Quantum Algorithm For Testing Convexity of Function

TL;DR

This paper introduces a quantum algorithm that tests the convexity of polynomial functions significantly faster than classical methods, with implications for optimization and quantum machine learning.

Contribution

It presents a novel quantum algorithm for convexity testing of polynomial functions, achieving superpolynomial speedup over classical algorithms.

Findings

Quantum algorithm tests convexity faster than classical methods

Superpolynomial speedup in convexity testing with respect to variables

Potential applications in quantum optimization and geometric analysis

Abstract

Functions are a fundamental object in mathematics, with countless applications to different fields, and are usually classified based on certain properties, given their domains and images. An important property of a real-valued function is its convexity, which plays a very crucial role in many areas, such as thermodynamics and geometry. Motivated by recent advances in quantum computation as well as the quest for quantum advantage, we give a quantum algorithm for testing convexity of polynomial functions, which appears frequently in multiple contexts, such as optimization, machine learning, physics, etc. We show that quantum computers can reveal the convexity property superpolynomially faster than classical computers with respect to number of variables.
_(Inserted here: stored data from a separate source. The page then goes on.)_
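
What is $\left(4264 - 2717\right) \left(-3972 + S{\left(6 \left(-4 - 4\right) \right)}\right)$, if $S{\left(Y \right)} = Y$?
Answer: $-6218940$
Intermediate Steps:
$\left(4264 - 2717\right) \left(-3972 + S{\left(6 \left(-4 - 4\right) \right)}\right) = \left(4264 - 2717\right) \left(-3972 + 6 \left(-4 - 4\right)\right) = 1547 \left(-3972 + 6 \left(-8\right)\right) = 1547 \left(-3972 - 48\right) = 1547 \left(-4020\right) = -6218940$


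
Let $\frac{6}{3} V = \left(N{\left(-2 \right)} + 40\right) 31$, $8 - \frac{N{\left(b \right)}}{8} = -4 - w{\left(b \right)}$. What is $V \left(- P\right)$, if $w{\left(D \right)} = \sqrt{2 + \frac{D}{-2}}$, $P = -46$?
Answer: $96968 + 5704 \sqrt{3} \approx 1.0685 \cdot 10^{5}$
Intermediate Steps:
$w{\left(D \right)} = \sqrt{2 - \frac{D}{2}}$ ($w{\left(D \right)} = \sqrt{2 + D \left(- \frac{1}{2}\right)} = \sqrt{2 - \frac{D}{2}}$)
$N{\left(b \right)} = 96 + 4 \sqrt{8 - 2 b}$ ($N{\left(b \right)} = 64 - 8 \left(-4 - \frac{\sqrt{8 - 2 b}}{2}\right) = 64 + \left(32 + 4 \sqrt{8 - 2 b}\right) = 96 + 4 \sqrt{8 - 2 b}$)
$V = 2108 + 124 \sqrt{3}$ ($V = \frac{\left(\left(96 + 4 \sqrt{8 - -4}\right) + 40\right) 31}{2} = \frac{\left(\left(96 + 4 \sqrt{8 + 4}\right) + 40\right) 31}{2} = \frac{\left(\left(96 + 4 \sqrt{12}\right) + 40\right) 31}{2} = \frac{\left(\left(96 + 4 \cdot 2 \sqrt{3}\right) + 40\right) 31}{2} = \frac{\left(\left(96 + 8 \sqrt{3}\right) + 40\right) 31}{2} = \frac{\left(136 + 8 \sqrt{3}\right) 31}{2} = \frac{4216 + 248 \sqrt{3}}{2} = 2108 + 124 \sqrt{3} \approx 2322.8$)
$V \left(- P\right) = \left(2108 + 124 \sqrt{3}\right) \left(\left(-1\right) \left(-46\right)\right) = \left(2108 + 124 \sqrt{3}\right) 46 = 96968 + 5704 \sqrt{3}$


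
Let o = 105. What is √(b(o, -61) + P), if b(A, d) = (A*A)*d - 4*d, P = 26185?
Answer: 4*I*√40381 ≈ 803.8*I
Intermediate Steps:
b(A, d) = -4*d + d*A² (b(A, d) = A²*d - 4*d = d*A² - 4*d = -4*d + d*A²)
√(b(o, -61) + P) = √(-61*(-4 + 105²) + 26185) = √(-61*(-4 + 11025) + 26185) = √(-61*11021 + 26185) = √(-672281 + 26185) = √(-646096) = 4*I*√40381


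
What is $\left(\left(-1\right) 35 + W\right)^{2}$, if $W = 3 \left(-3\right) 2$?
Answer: $2809$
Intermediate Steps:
$W = -18$ ($W = \left(-9\right) 2 = -18$)
$\left(\left(-1\right) 35 + W\right)^{2} = \left(\left(-1\right) 35 - 18\right)^{2} = \left(-35 - 18\right)^{2} = \left(-53\right)^{2} = 2809$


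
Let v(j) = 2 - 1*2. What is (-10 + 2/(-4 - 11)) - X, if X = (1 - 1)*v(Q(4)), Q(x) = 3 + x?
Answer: -152/15 ≈ -10.133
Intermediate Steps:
v(j) = 0 (v(j) = 2 - 2 = 0)
X = 0 (X = (1 - 1)*0 = 0*0 = 0)
(-10 + 2/(-4 - 11)) - X = (-10 + 2/(-4 - 11)) - 1*0 = (-10 + 2/(-15)) + 0 = (-10 + 2*(-1/15)) + 0 = (-10 - 2/15) + 0 = -152/15 + 0 = -152/15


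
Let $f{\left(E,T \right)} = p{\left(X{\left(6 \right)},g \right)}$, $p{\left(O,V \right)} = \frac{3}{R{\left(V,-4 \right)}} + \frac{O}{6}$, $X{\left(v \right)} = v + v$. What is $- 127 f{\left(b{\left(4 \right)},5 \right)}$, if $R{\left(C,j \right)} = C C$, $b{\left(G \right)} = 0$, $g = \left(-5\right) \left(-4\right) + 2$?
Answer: $- \frac{123317}{484} \approx -254.79$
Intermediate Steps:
$g = 22$ ($g = 20 + 2 = 22$)
$X{\left(v \right)} = 2 v$
$R{\left(C,j \right)} = C^{2}$
$p{\left(O,V \right)} = \frac{3}{V^{2}} + \frac{O}{6}$
$f{\left(E,T \right)} = \frac{971}{484}$ ($f{\left(E,T \right)} = \frac{3}{484} + \frac{2 \cdot 6}{6} = 3 \cdot \frac{1}{484} + \frac{1}{6} \cdot 12 = \frac{3}{484} + 2 = \frac{971}{484}$)
$- 127 f{\left(b{\left(4 \right)},5 \right)} = \left(-127\right) \frac{971}{484} = - \frac{123317}{484}$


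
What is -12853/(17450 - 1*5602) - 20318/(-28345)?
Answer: -123590621/335831560 ≈ -0.36801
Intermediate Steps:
-12853/(17450 - 1*5602) - 20318/(-28345) = -12853/(17450 - 5602) - 20318*(-1/28345) = -12853/11848 + 20318/28345 = -123590621/335831560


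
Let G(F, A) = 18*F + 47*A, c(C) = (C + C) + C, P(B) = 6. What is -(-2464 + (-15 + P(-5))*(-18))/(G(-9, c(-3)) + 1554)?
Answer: 2302/969 ≈ 2.3756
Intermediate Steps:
c(C) = 3*C (c(C) = 2*C + C = 3*C)
-(-2464 + (-15 + P(-5))*(-18))/(G(-9, c(-3)) + 1554) = -(-2464 + (-15 + 6)*(-18))/((18*(-9) + 47*(3*(-3))) + 1554) = -(-2464 - 9*(-18))/((-162 + 47*(-9)) + 1554) = -(-2464 + 162)/((-162 - 423) + 1554) = -(-2302)/(-585 + 1554) = -(-2302)/969 = -1*(-2302/969) = 2302/969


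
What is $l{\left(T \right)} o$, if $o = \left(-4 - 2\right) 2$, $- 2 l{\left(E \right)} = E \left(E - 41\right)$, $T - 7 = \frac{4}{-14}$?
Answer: $- \frac{67680}{49} \approx -1381.2$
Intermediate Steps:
$T = \frac{47}{7}$ ($T = 7 + \frac{4}{-14} = 7 + 4 \left(- \frac{1}{14}\right) = 7 - \frac{2}{7} = \frac{47}{7} \approx 6.7143$)
$l{\left(E \right)} = - \frac{E \left(-41 + E\right)}{2}$ ($l{\left(E \right)} = - \frac{E \left(E - 41\right)}{2} = - \frac{E \left(-41 + E\right)}{2}$)
$o = -12$ ($o = \left(-6\right) 2 = -12$)
$l{\left(T \right)} o = \frac{1}{2} \cdot \frac{47}{7} \left(41 - \frac{47}{7}\right) \left(-12\right) = \frac{1}{2} \cdot \frac{47}{7} \cdot \frac{240}{7} \left(-12\right) = \frac{5640}{49} \left(-12\right) = - \frac{67680}{49}$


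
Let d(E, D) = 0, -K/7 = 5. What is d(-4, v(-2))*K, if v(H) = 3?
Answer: 0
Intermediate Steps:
K = -35 (K = -7*5 = -35)
d(-4, v(-2))*K = 0*(-35) = 0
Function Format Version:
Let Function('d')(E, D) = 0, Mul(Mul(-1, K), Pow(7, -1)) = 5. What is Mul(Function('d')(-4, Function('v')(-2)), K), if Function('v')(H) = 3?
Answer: 0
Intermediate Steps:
K = -35 (K = Mul(-7, 5) = -35)
Mul(Function('d')(-4, Function('v')(-2)), K) = Mul(0, -35) = 0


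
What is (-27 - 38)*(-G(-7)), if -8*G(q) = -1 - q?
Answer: -195/4 ≈ -48.750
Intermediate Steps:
G(q) = ⅛ + q/8 (G(q) = -(-1 - q)/8 = ⅛ + q/8)
(-27 - 38)*(-G(-7)) = (-27 - 38)*(-(⅛ + (⅛)*(-7))) = -(-65)*(⅛ - 7/8) = -(-65)*(-3)/4 = -65*¾ = -195/4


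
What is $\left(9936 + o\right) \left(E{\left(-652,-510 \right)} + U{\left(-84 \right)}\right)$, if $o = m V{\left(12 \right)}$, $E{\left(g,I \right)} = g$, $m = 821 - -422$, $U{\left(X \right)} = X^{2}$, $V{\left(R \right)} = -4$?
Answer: $31789456$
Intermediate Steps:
$m = 1243$ ($m = 821 + 422 = 1243$)
$o = -4972$ ($o = 1243 \left(-4\right) = -4972$)
$\left(9936 + o\right) \left(E{\left(-652,-510 \right)} + U{\left(-84 \right)}\right) = \left(9936 - 4972\right) \left(-652 + \left(-84\right)^{2}\right) = 4964 \left(-652 + 7056\right) = 4964 \cdot 6404 = 31789456$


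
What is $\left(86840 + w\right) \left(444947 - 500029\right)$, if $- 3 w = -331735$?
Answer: $- \frac{32622589910}{3} \approx -1.0874 \cdot 10^{10}$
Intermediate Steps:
$w = \frac{331735}{3}$ ($w = \left(- \frac{1}{3}\right) \left(-331735\right) = \frac{331735}{3} \approx 1.1058 \cdot 10^{5}$)
$\left(86840 + w\right) \left(444947 - 500029\right) = \left(86840 + \frac{331735}{3}\right) \left(444947 - 500029\right) = \frac{592255}{3} \left(-55082\right) = - \frac{32622589910}{3}$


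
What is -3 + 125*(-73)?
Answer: -9128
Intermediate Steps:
-3 + 125*(-73) = -3 - 9125 = -9128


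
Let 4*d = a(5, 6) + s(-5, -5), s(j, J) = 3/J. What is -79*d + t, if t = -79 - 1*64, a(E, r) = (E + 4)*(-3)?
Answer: 4021/10 ≈ 402.10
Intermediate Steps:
a(E, r) = -12 - 3*E (a(E, r) = (4 + E)*(-3) = -12 - 3*E)
d = -69/10 (d = ((-12 - 3*5) + 3/(-5))/4 = ((-12 - 15) + 3*(-⅕))/4 = (-27 - ⅗)/4 = (¼)*(-138/5) = -69/10 ≈ -6.9000)
t = -143 (t = -79 - 64 = -143)
-79*d + t = -79*(-69/10) - 143 = 5451/10 - 143 = 4021/10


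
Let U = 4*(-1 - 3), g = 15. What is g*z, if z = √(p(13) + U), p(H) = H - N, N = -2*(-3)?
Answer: 45*I ≈ 45.0*I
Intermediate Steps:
U = -16 (U = 4*(-4) = -16)
N = 6
p(H) = -6 + H (p(H) = H - 1*6 = H - 6 = -6 + H)
z = 3*I (z = √((-6 + 13) - 16) = √(7 - 16) = √(-9) = 3*I ≈ 3.0*I)
g*z = 15*(3*I) = 45*I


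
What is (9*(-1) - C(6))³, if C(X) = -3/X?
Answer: -4913/8 ≈ -614.13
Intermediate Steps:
(9*(-1) - C(6))³ = (9*(-1) - (-3)/6)³ = (-9 - (-3)/6)³ = (-9 - 1*(-½))³ = (-9 + ½)³ = (-17/2)³ = -4913/8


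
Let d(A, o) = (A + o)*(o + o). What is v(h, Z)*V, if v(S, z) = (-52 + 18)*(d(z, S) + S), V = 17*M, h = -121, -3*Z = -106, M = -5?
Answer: 178691590/3 ≈ 5.9564e+7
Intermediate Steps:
d(A, o) = 2*o*(A + o) (d(A, o) = (A + o)*(2*o) = 2*o*(A + o))
Z = 106/3 (Z = -⅓*(-106) = 106/3 ≈ 35.333)
V = -85 (V = 17*(-5) = -85)
v(S, z) = -34*S - 68*S*(S + z) (v(S, z) = (-52 + 18)*(2*S*(z + S) + S) = -34*(2*S*(S + z) + S) = -34*(S + 2*S*(S + z)) = -34*S - 68*S*(S + z))
v(h, Z)*V = -34*(-121)*(1 + 2*(-121) + 2*(106/3))*(-85) = -34*(-121)*(1 - 242 + 212/3)*(-85) = -34*(-121)*(-511/3)*(-85) = -2102254/3*(-85) = 178691590/3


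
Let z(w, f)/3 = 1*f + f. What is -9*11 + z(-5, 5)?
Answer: -69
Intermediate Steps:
z(w, f) = 6*f (z(w, f) = 3*(1*f + f) = 3*(f + f) = 3*(2*f) = 6*f)
-9*11 + z(-5, 5) = -9*11 + 6*5 = -99 + 30 = -69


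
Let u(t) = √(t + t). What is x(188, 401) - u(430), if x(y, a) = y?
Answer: 188 - 2*√215 ≈ 158.67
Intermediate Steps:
u(t) = √2*√t (u(t) = √(2*t) = √2*√t)
x(188, 401) - u(430) = 188 - √2*√430 = 188 - 2*√215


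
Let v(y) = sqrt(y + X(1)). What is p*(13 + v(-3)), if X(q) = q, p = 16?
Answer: 208 + 16*I*sqrt(2) ≈ 208.0 + 22.627*I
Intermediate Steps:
v(y) = sqrt(1 + y) (v(y) = sqrt(y + 1) = sqrt(1 + y))
p*(13 + v(-3)) = 16*(13 + sqrt(1 - 3)) = 16*(13 + sqrt(-2)) = 16*(13 + I*sqrt(2)) = 208 + 16*I*sqrt(2)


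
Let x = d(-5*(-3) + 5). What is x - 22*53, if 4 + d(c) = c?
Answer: -1150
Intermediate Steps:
d(c) = -4 + c
x = 16 (x = -4 + (-5*(-3) + 5) = -4 + (15 + 5) = -4 + 20 = 16)
x - 22*53 = 16 - 22*53 = 16 - 1166 = -1150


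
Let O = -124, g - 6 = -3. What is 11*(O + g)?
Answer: -1331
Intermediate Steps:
g = 3 (g = 6 - 3 = 3)
11*(O + g) = 11*(-124 + 3) = 11*(-121) = -1331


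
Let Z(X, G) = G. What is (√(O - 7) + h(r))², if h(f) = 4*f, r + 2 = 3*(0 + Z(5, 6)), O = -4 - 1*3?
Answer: (64 + I*√14)² ≈ 4082.0 + 478.93*I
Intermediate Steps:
O = -7 (O = -4 - 3 = -7)
r = 16 (r = -2 + 3*(0 + 6) = -2 + 3*6 = -2 + 18 = 16)
(√(O - 7) + h(r))² = (√(-7 - 7) + 4*16)² = (√(-14) + 64)² = (I*√14 + 64)² = (64 + I*√14)²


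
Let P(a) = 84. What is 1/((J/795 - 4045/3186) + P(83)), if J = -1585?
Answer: 168858/13633033 ≈ 0.012386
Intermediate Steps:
1/((J/795 - 4045/3186) + P(83)) = 1/((-1585/795 - 4045/3186) + 84) = 1/((-1585*1/795 - 4045*1/3186) + 84) = 1/((-317/159 - 4045/3186) + 84) = 1/(-551039/168858 + 84) = 1/(13633033/168858) = 168858/13633033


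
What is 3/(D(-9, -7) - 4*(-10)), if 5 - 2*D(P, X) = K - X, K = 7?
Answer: 6/71 ≈ 0.084507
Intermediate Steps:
D(P, X) = -1 + X/2 (D(P, X) = 5/2 - (7 - X)/2 = 5/2 + (-7/2 + X/2) = -1 + X/2)
3/(D(-9, -7) - 4*(-10)) = 3/((-1 + (½)*(-7)) - 4*(-10)) = 3/((-1 - 7/2) + 40) = 3/(-9/2 + 40) = 3/(71/2) = 3*(2/71) = 6/71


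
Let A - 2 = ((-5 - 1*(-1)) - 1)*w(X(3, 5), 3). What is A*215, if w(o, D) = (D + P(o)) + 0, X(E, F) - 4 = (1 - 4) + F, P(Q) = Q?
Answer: -9245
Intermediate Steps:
X(E, F) = 1 + F (X(E, F) = 4 + ((1 - 4) + F) = 4 + (-3 + F) = 1 + F)
w(o, D) = D + o (w(o, D) = (D + o) + 0 = D + o)
A = -43 (A = 2 + ((-5 - 1*(-1)) - 1)*(3 + (1 + 5)) = 2 + ((-5 + 1) - 1)*(3 + 6) = 2 + (-4 - 1)*9 = 2 - 5*9 = 2 - 45 = -43)
A*215 = -43*215 = -9245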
As a corollary, we provide a significant improvement and extension on quantum Newton's method constructed in earlier work of Rebentrost et al [New J. Phys. \textbf{21} 073023 (2019)]. We further discuss our algorithm in a broader context, such as potential application in the study of geometric structure of manifold, testing training landscape of variational quantum algorithm and also gradient descent/Newton's method for optimization.